То, чего “худой, бледный человек” из Праги не смог достичь со своими высокими идеалами христианской добродетели, было достигнуто разношерстной толпой частных граждан, у которых не было никаких других амбиций, кроме как жить и умереть (желательно в зрелом возрасте) как верные покровители всех благ этого мира и верные сыны Матери-Церкви.

Они приехали со всех семи уголков Европы. Они представляли все виды профессий, и они были бы очень рассержены, если бы историк сказал им, чем они занимаются.

Возьмем, к примеру, случай с Марко Поло. Мы знаем его как великого путешественника, человека, который видел такие удивительные достопримечательности, что его соседи, привыкшие к меньшим масштабам своих западных городов, называли его ”Марком на миллион долларов" и громко смеялись, когда он рассказывал им о золотых тронах высотой с башню и гранитных стенах, которые протянулись бы на всю длинну пути от Балтийского до Черного моря.

И все же сморщенный человечек сыграл важнейшую роль в истории прогресса. Он был не очень хорошим писателем. Он разделял предубеждение своего класса и своего возраста против литературной профессии. Джентльмен (даже венецианский джентльмен, который, как предполагалось, был знаком с двойной бухгалтерией) держал в руках меч, а не гусиное перо. Отсюда и нежелание мессира Марко становиться автором. Но военная судьба привела его в генуэзскую тюрьму. И там, чтобы скоротать утомительные часы своего заключения, он рассказал бедному писаке, которому довелось делить с ним камеру, странную историю своей жизни. Таким окольным путем жители Европы узнали об этом мире много такого, чего они никогда раньше не знали. Ибо, хотя Поло был простодушным парнем, который твердо верил, что одна из гор, которые он видел в Малой Азии, была сдвинута на пару миль благочестивым святым, который хотел показать язычникам, “что может сделать истинная вера”, и который проглотил все истории о людях без голов и цыплятах с тремя ногами, которые были так популярны в его время, его доклад сделал больше, дляопровержения географическихтеорий Церкви, чем всё, что появлялось за предыдущие двенадцать столетий.

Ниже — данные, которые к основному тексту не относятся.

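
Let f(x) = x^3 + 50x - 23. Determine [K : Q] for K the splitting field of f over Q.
[K : Q] = 6

By the rational root test, any rational root of the monic integer polynomial f(x) = x^3 + 50x - 23 must be an integer dividing the constant term -23, i.e. one of ±{1, 23}. Evaluating: f(1) = 28, f(-1) = -74, f(23) = 13294, f(-23) = -13340; none is 0, so f has no rational root and is therefore irreducible over Q (a cubic with no linear factor over a field is irreducible). For an irreducible cubic, the Galois group is A_3 or S_3 according as the discriminant disc(f) = -4a^3 - 27b^2 = -4·(50)^3 - 27·(-23)^2 = -514283 is or is not a square in Q. Here disc(f) = -514283 is not a perfect square in Q, so the Galois group of f over Q is not contained in A_3 and must be all of S_3. The splitting field has degree |S_3| = 6 over Q, so [K : Q] = 6.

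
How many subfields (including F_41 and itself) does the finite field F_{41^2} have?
F_{41^2} has 2 subfields

The subfields of F_{p^n} are exactly the fields F_{p^d} for d | n (each is the fixed field of the unique index-d subgroup of Gal(F_{p^n}/F_p) ≅ Z/nZ). The divisors of n = 2 are {1, 2}, giving 2 subfields: F_{41^1}, F_{41^2}.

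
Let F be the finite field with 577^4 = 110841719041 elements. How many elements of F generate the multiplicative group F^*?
There are φ(110841719040) = 25548816384 primitive elements

F_q^* is cyclic of order q - 1 = 110841719040. A cyclic group of order m has exactly φ(m) generators. Here m = 110841719040 = 2^8 · 3^2 · 5 · 13^2 · 17^2 · 197, so the number of primitive elements is φ(110841719040) = 25548816384.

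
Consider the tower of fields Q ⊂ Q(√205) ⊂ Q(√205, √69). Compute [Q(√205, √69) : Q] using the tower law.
[Q(√205, √69) : Q] = 4

[Q(√205):Q] = 2 (min poly x^2 - 205, irreducible since 205 is squarefree > 1). For the top step, suppose √69 ∈ Q(√205), say √69 = c + d√205 with c, d ∈ Q. Squaring: 69 = c^2 + 205d^2 + 2cd√205. Since √205 ∉ Q this forces 2cd = 0. If d = 0 then √69 = c ∈ Q, contradicting 69 squarefree > 1. If c = 0 then 69 = 205d^2, so 205·69 = (205d)^2 is a perfect square in Q — but 205·69 = 14145 is not a perfect square (since 205 and 69 are distinct squarefree integers). Contradiction. Hence √69 ∉ Q(√205), so x^2 - 69 stays irreducible over Q(√205) and [Q(√205, √69) : Q(√205)] = 2. By the tower law, [Q(√205, √69) : Q] = 2 · 2 = 4.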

Поло, конечно, жил и умер верным сыном Церкви. Он был бы ужасно расстроен, если бы кто-нибудь сравнил его с его почти современником, знаменитым Роджером Бэконом, который был выдающимся ученым и заплатил за свое интеллектуальное любопытство десятью годами вынужденного литературного безделья и четырнадцатью годами тюрьмы.

И все же из этих двоих он был гораздо опаснее. Ибо, в то время как только один человек из ста тысяч мог последовать примеру Бэкона, когда он отправился в погоню за радугой и выдвинул те прекрасные эволюционные теории, которые угрожали опрокинуть все идеи, считавшиеся священными в его время, каждый гражданин, которого учили азбуке, мог узнать от Поло, что мир полон множества вещей о существовании которого авторы Ветхого Завета даже не подозревали.

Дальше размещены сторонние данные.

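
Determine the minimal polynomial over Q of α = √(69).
m_α(x) = x^2 - 69

α satisfies α^2 - 69 = 0, so x^2 - 69 annihilates α. Since d = 69 is squarefree and ≠ 1, it is not a perfect square in Q, so x^2 - 69 has no rational root and is therefore irreducible over Q (a degree-2 polynomial over a field is irreducible iff it has no root). Hence m_α(x) = x^2 - 69.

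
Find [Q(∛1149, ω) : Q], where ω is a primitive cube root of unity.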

Я не хочу сказать, что публикация одной-единственной книги вызвала тот бунт против авторитета Священных Писаний, который должен был произойти до того, как мир смог обрести хоть каплю свободы. Народное просвещение всегда является результатом столетий кропотливой подготовки. Но простые и прямые рассказы исследователей, мореплавателей и путешественников, понятные всем людям, во многом способствовали возникновению того духа скептицизма, который характеризует вторую половину эпохи Возрождения и который позволил людям говорить и писать вещи, которые всего несколько лет назад привели бы их к общению с агентами инквизиции.

Возьмем ту странную историю, которую друзья Боккаччо выслушали в первый день своего приятного изгнания из Флоренции. Все религиозные системы, как говорилось в нем, вероятно, были одинаково истинными и одинаково ложными. Но если бы это было правдой, а все они были одинаково правдивы и ложны, то как можно было бы приговорить людей к виселице за идеи, которые нельзя ни доказать, ни опровергнуть?

Прочтите еще более странные приключения такого знаменитого ученого, как Лоренцо Валла. Он умер как весьма уважаемый член правительства Римской церкви. Тем не менее, продолжая изучать латынь, он неопровержимо доказал, что знаменитое пожертвование “Рима, Италии и всех провинций Запада”, которое Константин Великий, как предполагалось, сделал папе Сильвестру (и на котором папы с тех пор основывали свои претензии на то, что их считают супер-владыкамивсей Европы), был не чем иным, как неуклюжим мошенничеством, совершенным через сотни лет после смерти императора малоизвестным чиновником папской канцелярии.

Или, возвращаясь к более практическим вопросам, кем были преданные христиане, тщательно воспитанные в идеях святого Августина, который учил, что вера в присутствие людей на другой стороне земли является одновременно кощунственной и еретической, поскольку такие бедные существа не смогут увидеть второе пришествие Христа и, следовательно, не имеют причин для существования? Что, в самом деле, думали добрые люди 1499 года об этой доктрине, когда Васко да Гама вернулся из своего первого путешествия в Индию и описал густонаселенные царства, которые он обнаружил на другой стороне этой планеты? Кем были эти простые люди, которым всегда говорили, что наш мир – это плоский циферблат, а Иерусалим – центр вселенной, во что они должны были поверить, когда маленькая “Виттория” вернулась из своего кругосветного путешествия и когда было показано, что география Ветхого Завета содержит некоторые довольно серьезные ошибки?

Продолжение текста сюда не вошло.